When’s my next train? Some ways to find out…
Yesterday, I promised you some tools you can use to find out when your next train will leave the station. Here’s my list:
CooCoo – Metro-North tells me CooCoo developers are the only ones that get real-time information about trains straight from the MTA. So it’ll tell you when your train will actually be arriving, not just when it’s supposed to.
CooCoo has a free app that’s similar to Right Track, but by favorite aspect of CooCoo actually isn’t the app. As long as you have some kind of cell phone, just text your route to 266266 (example: “NHV to GCT” or “New Haven to Grand Central”) and you’ll get a text telling you the next three trains and what time they arrive. No need for a smartphone or an app.
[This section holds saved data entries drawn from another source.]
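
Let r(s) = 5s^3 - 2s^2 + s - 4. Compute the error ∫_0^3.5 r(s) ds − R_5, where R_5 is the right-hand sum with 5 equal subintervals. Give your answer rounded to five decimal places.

-74.61271

Exact integral: ∫_0^3.5 r(s) ds ≈ 151.1197917.
R_5 = 225.7325.
Error ≈ 151.1197917 − 225.7325 ≈ -74.61271.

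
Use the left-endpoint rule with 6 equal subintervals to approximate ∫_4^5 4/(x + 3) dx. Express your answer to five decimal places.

0.54012

Δx = (5 − 4)/6 = 1/6.
Left endpoints: 4, 25/6, 13/3, 4.5, 14/3, 29/6.
f(4) = 4/7, f(25/6) = 24/43, f(13/3) = 6/11, f(4.5) = 8/15, f(14/3) = 12/23, f(29/6) = 24/47.
Sum = Δx · [f(4) + f(25/6) + f(13/3) + ...].
Sum ≈ 0.54012.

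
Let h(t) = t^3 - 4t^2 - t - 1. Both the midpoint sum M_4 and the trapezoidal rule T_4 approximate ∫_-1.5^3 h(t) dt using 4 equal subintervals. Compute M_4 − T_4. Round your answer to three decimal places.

M_4 ≈ -28.56006.
T_4 ≈ -31.05176.
M_4 − T_4 ≈ 2.492.

2.492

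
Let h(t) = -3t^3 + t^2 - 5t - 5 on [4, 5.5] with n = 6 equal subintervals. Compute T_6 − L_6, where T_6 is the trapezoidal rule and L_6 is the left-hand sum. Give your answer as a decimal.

-37.546875

T_6 = -503.94921875.
L_6 = -466.40234375.
T_6 − L_6 = -37.546875.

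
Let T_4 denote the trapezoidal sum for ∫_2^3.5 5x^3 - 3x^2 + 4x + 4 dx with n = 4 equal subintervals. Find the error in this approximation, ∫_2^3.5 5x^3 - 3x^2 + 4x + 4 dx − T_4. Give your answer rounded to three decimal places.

-1.345

Exact integral: ∫_2^3.5 f(x) dx = 155.203125.
T_4 ≈ 156.54785.
Error ≈ 155.203125 − 156.54785 ≈ -1.345.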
Right Track – I like this app because I can save a bunch of “favorite” routes to it, so I don’t have to keep selecting the routes I’m looking for over and over again. Downsides: Doesn’t give you real-time info, only train schedules. And loading time is slow. I’ve also noticed the schedules don’t always update on the app if they’ve been changed for a holiday weekend. Plus, only for Android; not iPhones.
OneTouchTrain – Some very cool features, including one that automatically gives you schedules based on the train station where you currently are; and alarms that make sure you don’t sleep past your train stop. $1.99, for iPhone and Android.
RailTime – This app claims to give real-time info on trains as well, telling you how many minutes late your train might be. It’ll also notify you when the next train is about to leave using an alarm system; and once you’ve boarded, it can automatically email friends to let them know which train you’re on. Only for the iPhone, and requires buying a subscription for individual lines that costs a few dollars a year.
BetterMetroNorth.com – Not an app, just a web site. But it’s way, way easier than using the scheduler on the MTA’s web site.
Some apps claim to tell you even more specific information, such as what track your train will arrive on. But transit agencies have pushed back, saying there may be such a thing as too much information for the commuter. More on that tomorrow.